C’est à Credit Suisse d’être à la une: la FINMA, le gendarme financier suisse, reproche à la deuxième banque du pays des lacunes dans la lutte contre le blanchiment.
D’une part, il s’agit d’un détournement de fonds de l’ex-premier ministre géorgien Bidzina Ivanichvili par un gérant de la banque, qui lui avait siphonné 143 millions de francs. Ce gérant, qui a été condamné à cinq ans de prison au début de février 2018, avait continué à bénéficier de primes grâce à ses performances.

L’UDC voudrait menotter le gendarme qu’elle ne s’y prendrait pas autrement

L’autre investigation de la FINMA concerne la corruption visant la FIFA, la société pétrolière du Venezuela PDVSA (un iceberg qui émerge lentement) ainsi que le groupe pétrolier brésilien Petrobras, dont 500 relations d’affaires ont été contaminées auprès d’une cinquantaine de banques suisses, ouvrant 82 procédures pénales du Ministère public de la Confédération contre 88 personnes, avec la saisie de presque un milliard.
Parmi les nombreux responsables des banques impliquées, certains ont démissionné, grimpant ensuite dans le conseil d’administration d’autres établissements. Une histoire qui s’enrichit régulièrement de nouveaux chapitres ainsi qu’il ressort des communiqués de la FINMA: UBS, Julius Bär, banque Coutts, Falcon Bank, BSI, PKB et tellement d’autres. La FINMA fonctionne: son travail produit des rapports instructifs mettant en lumière le système criminogène des primes en faveur de certains gérants de fortune avec un statut privilégié. Son intervention n’est pas punitive, mais plutôt corrective.

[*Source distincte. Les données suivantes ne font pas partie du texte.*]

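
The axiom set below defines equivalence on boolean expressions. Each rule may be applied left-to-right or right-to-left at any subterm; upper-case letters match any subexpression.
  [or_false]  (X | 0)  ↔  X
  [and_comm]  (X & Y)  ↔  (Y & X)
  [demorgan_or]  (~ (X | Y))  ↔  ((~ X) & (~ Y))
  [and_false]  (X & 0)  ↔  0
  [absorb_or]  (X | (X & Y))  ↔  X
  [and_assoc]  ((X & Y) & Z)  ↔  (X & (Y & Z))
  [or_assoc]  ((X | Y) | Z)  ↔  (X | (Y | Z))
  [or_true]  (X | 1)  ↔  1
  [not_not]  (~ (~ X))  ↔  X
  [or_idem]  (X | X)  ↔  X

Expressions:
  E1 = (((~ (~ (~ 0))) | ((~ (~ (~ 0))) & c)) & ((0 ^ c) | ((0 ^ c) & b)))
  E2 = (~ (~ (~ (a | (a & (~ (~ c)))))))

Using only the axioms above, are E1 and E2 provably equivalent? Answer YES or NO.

NO

Every axiom is a valid identity, so a rewrite proof would force E1 and E2 to agree under every assignment.
At a=0, b=0, c=0: E1 = 0 but E2 = 1; they differ, so no derivation exists.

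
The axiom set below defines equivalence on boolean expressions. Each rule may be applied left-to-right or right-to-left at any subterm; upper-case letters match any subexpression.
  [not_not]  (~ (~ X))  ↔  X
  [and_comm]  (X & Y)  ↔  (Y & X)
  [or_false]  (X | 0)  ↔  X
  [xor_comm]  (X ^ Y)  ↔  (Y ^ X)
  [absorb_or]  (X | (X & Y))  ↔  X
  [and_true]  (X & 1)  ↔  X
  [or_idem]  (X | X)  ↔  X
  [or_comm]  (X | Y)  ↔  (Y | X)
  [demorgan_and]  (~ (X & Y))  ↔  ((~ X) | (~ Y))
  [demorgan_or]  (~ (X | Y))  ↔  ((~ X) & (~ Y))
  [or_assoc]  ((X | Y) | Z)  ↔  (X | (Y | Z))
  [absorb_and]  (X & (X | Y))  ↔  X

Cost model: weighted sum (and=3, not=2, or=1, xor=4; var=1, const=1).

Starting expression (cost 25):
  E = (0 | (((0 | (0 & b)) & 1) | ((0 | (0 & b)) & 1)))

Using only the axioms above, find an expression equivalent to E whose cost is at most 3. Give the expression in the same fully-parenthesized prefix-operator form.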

Chaque rapport se conclut avec une série de recommandations dans le but d’améliorer le système antiblanchiment et un régime de surveillance grâce à des rapports périodiques concernant le niveau de mise en œuvre des recommandations du gendarme financier.

Les banques jouent le jeu. Ce sont plutôt les politiciens qui tentent de saper les compétences et le savoir-faire dont le gendarme suisse de la finance jouit au niveau international. Ainsi, une initiative parlementaire de l’Union démocratique du centre vient-elle de convaincre la Commission de l’économie et de redevances du Conseil national que la FINMA doit appliquer la loi en choisissant les décisions qui ne défavorisent pas la place bancaire helvétique du point de vue de la concurrence. Une intervention dont la prémisse est fausse: on prétend qu’à cause de la FINMA, la Suisse a dû adhérer aux standards minimaux de l’OCDE concernant la transparence fiscale internationale, ce qui aurait endommagé la place financière helvétique.

En réalité, 7000 milliards de patrimoines gérés par les banques suisses représentent un record historique. Fausse prémisse mais but subversif. La FINMA ne devrait plus appliquer la loi ni les principes juridiques fondamentaux mais se plier aux caprices de la concurrence. C’est le même argument d’après lequel les grandes banques s’étaient opposées à l’augmentation du capital propre, ce qui a eu des conséquences catastrophiques. L’UDC voudrait menotter le gendarme qu’elle ne s’y prendrait pas autrement.